The church was founded as Unity Church in 1857, with Robert Collyer as its first minister. In his youth, Rev. Collyer was apprenticed to a blacksmith; his anvil remains a prominent feature of today’s 2U sanctuary. Rev. Collyer was a powerful speaker who drew large crowds. When the congregation built a church at the corner of Dearborn and Walton, they instructed the architect to make it larger—by at least a foot—than any other church in Chicago. That building was dedicated in 1869 and destroyed two years later by the Great Chicago Fire of 1871. It was rebuilt in 1873. After Collyer left in 1879, taking his charisma with him, the congregation struggled. By 1900, it was forced to sell the building.

Led by Rev. Fred Hawley, the congregation moved to the Lakeview neighborhood, where its present building at 656 W. Barry was erected in 1906. Rev. Hawley was remembered as good-natured, idealistic, and eloquent, with a “wonderful philosophy of life.” After serving the congregation for twenty-three years, Rev. Hawley was killed when he was hit by a truck. The next minister, Rev. George Allison, left the church when he decided that selling vacuum cleaners was more alluring than ministry.

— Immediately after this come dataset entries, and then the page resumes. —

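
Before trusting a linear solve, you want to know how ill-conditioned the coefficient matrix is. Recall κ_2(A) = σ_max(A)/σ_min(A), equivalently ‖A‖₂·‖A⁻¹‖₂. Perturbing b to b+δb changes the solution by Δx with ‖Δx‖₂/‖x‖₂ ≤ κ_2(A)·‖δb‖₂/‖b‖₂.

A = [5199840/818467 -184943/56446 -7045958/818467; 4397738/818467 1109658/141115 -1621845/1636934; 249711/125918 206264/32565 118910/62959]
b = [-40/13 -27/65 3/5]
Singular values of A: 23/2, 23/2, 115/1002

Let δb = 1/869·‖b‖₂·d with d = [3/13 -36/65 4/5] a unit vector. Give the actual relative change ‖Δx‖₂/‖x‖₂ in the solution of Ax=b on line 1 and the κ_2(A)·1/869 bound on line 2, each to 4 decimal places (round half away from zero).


σ_max = 23/2, σ_min = 115/1002
condition number: (23/2) ÷ (115/1002) = 100.2000
worst-case relative error ≤ 100.2000 × 1/869 = 0.1153
solve Ax = b  →  x = [-0.1557 0.0803 0.2120]
‖b‖₂ = 3.1623 and ‖x‖₂ = 0.2750
δb = ε·‖b‖·d = [0.0008 -0.0020 0.0029]; solving A·Δx = δb gives ‖Δx‖ = 0.0317
realised ‖Δx‖/‖x‖ = 0.1153
realised/bound = 1 exactly: the bound is attained for this b and d

0.1153
0.1153


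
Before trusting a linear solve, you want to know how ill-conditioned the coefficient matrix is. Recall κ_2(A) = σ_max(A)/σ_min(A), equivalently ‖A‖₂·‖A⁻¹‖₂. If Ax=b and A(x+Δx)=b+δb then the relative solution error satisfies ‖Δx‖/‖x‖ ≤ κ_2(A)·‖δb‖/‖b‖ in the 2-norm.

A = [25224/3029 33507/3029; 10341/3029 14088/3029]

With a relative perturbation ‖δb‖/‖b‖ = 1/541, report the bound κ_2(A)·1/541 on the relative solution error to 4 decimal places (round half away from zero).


AᵀA = [4397553/54289 5863104/54289; 5863104/54289 7817697/54289]; tr = 12215250/54289, det = 50625/54289
solving λ² − 12215250/54289·λ + 50625/54289 = 0 gives λ = 225, 225/54289
κ_2(A) = √(λ_max/λ_min) = √(225 / (225/54289)) = 233.0000
perturbation bound = 233.0000·1/541 = 0.4307

0.4307


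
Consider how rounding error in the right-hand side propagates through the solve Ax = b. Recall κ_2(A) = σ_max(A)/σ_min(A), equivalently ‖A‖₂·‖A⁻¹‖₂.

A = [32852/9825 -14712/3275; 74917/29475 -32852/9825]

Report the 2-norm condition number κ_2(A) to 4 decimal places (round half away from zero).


AᵀA = [613033681/34751025 -272441636/11583675; -272441636/11583675 121089616/3861225]; tr = 68113609/1390041, det = 78400/1390041
char-poly roots: 49 and 1600/1390041
so κ_2 = √(49 / (1600/1390041)) = 206.3250

206.3250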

Rev. John Heyworth arrived at Unity Church in 1931. During World War II, he and his wife moved into the loft, where they stayed while the congregation and building deteriorated around them. Finally, in 1965, two faculty members from Meadville Lombard Theological School, Ron Engle and Neil Shadle, began an effort to revive the church. They recruited Lyda Palmer, who had independently organized a group called the Near North Fellowship. With that group and the remnants of Unity’s congregation, Ms. Palmer gathered twenty people, including Esther and Seymour Fleishman, to be core members of the reborn church. The group revised the by-laws and changed the name from Unity to Second Unitarian Church.

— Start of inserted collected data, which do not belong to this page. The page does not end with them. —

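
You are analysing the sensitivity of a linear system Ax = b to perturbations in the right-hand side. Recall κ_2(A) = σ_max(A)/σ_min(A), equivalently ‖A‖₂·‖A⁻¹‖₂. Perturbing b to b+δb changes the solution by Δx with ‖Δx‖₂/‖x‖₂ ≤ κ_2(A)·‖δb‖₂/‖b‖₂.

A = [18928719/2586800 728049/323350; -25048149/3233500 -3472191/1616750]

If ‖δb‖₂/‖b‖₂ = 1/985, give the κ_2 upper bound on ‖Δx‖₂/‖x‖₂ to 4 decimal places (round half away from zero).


AᵀA = [22587355966401/198916000000 823321882971/24864500000; 823321882971/24864500000 15046072533/1554031250]; tr = 39221205201/318265600, det = 151807041/50922496
λ_max, λ_min = (39221205201/318265600 ± √1537095063444247210401/101292992143360000)/2 = 12321/100, 308025/12730624
so κ_2 = √((12321/100) / (308025/12730624)) = 71.3600
κ_2(A)·‖δb‖/‖b‖ = 0.0724

0.0724


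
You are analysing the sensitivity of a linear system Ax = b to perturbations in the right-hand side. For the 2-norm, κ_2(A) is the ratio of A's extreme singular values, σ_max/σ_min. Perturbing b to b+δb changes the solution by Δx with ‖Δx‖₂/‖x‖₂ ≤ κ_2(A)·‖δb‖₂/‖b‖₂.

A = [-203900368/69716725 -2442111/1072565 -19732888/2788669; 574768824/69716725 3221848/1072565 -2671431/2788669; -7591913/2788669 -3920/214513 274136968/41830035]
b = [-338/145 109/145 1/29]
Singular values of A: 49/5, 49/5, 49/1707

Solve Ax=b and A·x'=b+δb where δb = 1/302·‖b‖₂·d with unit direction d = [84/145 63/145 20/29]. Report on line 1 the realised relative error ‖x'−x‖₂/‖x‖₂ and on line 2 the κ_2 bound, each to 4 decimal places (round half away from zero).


0.0081
1.1305

largest singular value 49/5, smallest 49/1707
κ = σ_max/σ_min = (49/5)/(49/1707) = 341.4000
κ_2(A)·‖δb‖/‖b‖ = 1.1305
solve Ax = b  →  x = [-12.2334 32.2355 -4.9867]
‖b‖ = 2.4495, ‖x‖ = 34.8375
re-solving with b+δb shifts x by Δx of norm 0.2826
dividing the unrounded norms, ‖Δx‖/‖x‖ = 0.0081
realised/bound (from unrounded values) ≈ 0.0072


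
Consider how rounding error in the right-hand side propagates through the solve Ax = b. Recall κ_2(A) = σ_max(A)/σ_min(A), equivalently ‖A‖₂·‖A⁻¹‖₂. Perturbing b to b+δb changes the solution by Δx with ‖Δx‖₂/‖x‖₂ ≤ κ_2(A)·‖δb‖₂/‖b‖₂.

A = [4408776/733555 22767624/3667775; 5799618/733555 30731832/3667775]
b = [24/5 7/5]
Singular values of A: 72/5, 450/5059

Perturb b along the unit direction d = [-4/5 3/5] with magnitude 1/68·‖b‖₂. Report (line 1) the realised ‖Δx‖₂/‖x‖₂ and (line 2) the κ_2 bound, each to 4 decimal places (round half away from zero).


0.0245
2.3807

σ_max = 72/5, σ_min = 450/5059
κ = σ_max/σ_min = (72/5)/(450/5059) = 161.8880
worst-case relative error ≤ 161.8880 × 1/68 = 2.3807
solve Ax = b  →  x = [24.6143 -23.0586]
‖b‖ = 5.0000, ‖x‖ = 33.7278
with δb = [-0.0588 0.0441], A·Δx = δb → ‖Δx‖ = 0.8266
realised ‖Δx‖/‖x‖ = 0.0245
tightness: 0.0245 against a bound of 2.3807 (unrounded ratio ≈ 0.0103)


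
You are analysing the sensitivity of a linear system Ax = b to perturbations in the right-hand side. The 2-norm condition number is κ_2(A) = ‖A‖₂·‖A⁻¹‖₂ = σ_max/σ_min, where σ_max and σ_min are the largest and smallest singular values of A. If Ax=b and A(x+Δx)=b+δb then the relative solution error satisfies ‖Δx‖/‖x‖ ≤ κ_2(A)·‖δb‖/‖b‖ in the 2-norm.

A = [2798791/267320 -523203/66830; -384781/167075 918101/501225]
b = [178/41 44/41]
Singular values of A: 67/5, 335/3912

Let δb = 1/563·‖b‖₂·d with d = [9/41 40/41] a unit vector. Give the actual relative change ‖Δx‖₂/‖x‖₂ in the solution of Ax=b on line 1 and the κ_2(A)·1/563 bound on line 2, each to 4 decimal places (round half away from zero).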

When Rev. Bart Gould, the “hippie minister,” arrived at Second Unitarian Church in 1971, Rev. Heyworth was still a legendary figure and the congregation was very small. By the time Rev. Gould left in 1984, it had grown into a robust congregation of two hundred members.

Rev. Charlie Kast was 2U’s first openly gay minister, which drew local news teams to the church on Pride Sunday. Under Rev. Kast, the church flourished enough to undertake a major overhaul of the building—raising the sanctuary floor to create classroom and office space and reversing the direction of the sanctuary.

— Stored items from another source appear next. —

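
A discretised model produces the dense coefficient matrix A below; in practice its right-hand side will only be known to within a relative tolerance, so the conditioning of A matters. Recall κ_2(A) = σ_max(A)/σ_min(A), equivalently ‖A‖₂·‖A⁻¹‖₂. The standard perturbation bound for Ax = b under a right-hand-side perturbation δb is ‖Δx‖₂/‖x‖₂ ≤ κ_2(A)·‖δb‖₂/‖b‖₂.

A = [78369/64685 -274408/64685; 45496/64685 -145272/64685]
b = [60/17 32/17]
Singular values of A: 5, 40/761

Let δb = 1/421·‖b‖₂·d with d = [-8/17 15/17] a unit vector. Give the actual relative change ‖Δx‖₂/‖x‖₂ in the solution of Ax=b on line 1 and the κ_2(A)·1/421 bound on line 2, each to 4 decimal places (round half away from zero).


largest singular value 5, smallest 40/761
κ = σ_max/σ_min = 5/(40/761) = 95.1250
bound on ‖Δx‖/‖x‖: κ·ε = 95.1250·1/421 = 0.2260
solve Ax = b  →  x = [0.2240 -0.7680]
2-norm of b is 4.0000; of x, 0.8000
Δx = A⁻¹·δb where δb = 1/421·4.0000·d; ‖Δx‖ = 0.1808
realised ‖Δx‖/‖x‖ = 0.2260
tightness: 0.2260 against a bound of 0.2260; the bound is attained (ratio 1)

0.2260
0.2260


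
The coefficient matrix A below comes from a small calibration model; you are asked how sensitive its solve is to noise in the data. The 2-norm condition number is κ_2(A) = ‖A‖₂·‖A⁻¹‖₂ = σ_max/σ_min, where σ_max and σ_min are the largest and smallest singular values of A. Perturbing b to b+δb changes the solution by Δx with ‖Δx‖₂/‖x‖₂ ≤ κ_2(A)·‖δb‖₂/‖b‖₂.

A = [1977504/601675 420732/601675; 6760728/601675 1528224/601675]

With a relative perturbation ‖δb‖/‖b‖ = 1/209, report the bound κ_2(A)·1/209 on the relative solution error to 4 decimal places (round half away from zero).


form AᵀA = [79388744256/579220489 17862249600/579220489; 17862249600/579220489 4019974416/579220489] with trace 49618512/344569 and determinant 82944/344569
eigenvalues of AᵀA: λ = (tr ± √(tr²−4·det))/2 = 144, 576/344569
κ_2(A) = √(λ_max/λ_min) = √(144 / (576/344569)) = 293.5000
perturbation bound = 293.5000·1/209 = 1.4043

1.4043


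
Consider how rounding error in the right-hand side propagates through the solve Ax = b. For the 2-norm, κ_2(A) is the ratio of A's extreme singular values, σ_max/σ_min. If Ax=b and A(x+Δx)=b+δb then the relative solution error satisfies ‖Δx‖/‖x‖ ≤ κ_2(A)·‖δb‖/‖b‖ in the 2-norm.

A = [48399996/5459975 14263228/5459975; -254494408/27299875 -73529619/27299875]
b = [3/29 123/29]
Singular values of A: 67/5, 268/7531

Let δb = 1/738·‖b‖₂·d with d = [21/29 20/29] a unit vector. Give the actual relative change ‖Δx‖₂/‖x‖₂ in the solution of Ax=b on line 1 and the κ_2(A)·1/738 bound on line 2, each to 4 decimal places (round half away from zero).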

Rev. Lynn Ungar, 2U’s first female minister, arrived in 1996, bringing with her the gift of poetry. Rev. Jennifer O’Quill served 2U from 2002 to 2009. Rev. O’Quill’s tenure was turbulent; Rev. Adam Robersmith nurtured 2U through its aftermath. Rev. Robersmith moved on in 2017, and 2U’s current minister, Rev. Jason Lydon, was called by the congregation in 2019.

Many people beyond the ministers have contributed their gifts, talents, and hearts to the life of Second Unitarian Church. Some of their names can be found in various nooks and crannies around the church; others are unknown. But the story of the church is ultimately the story of people coming together with vision and hope, building a legacy for generations to come.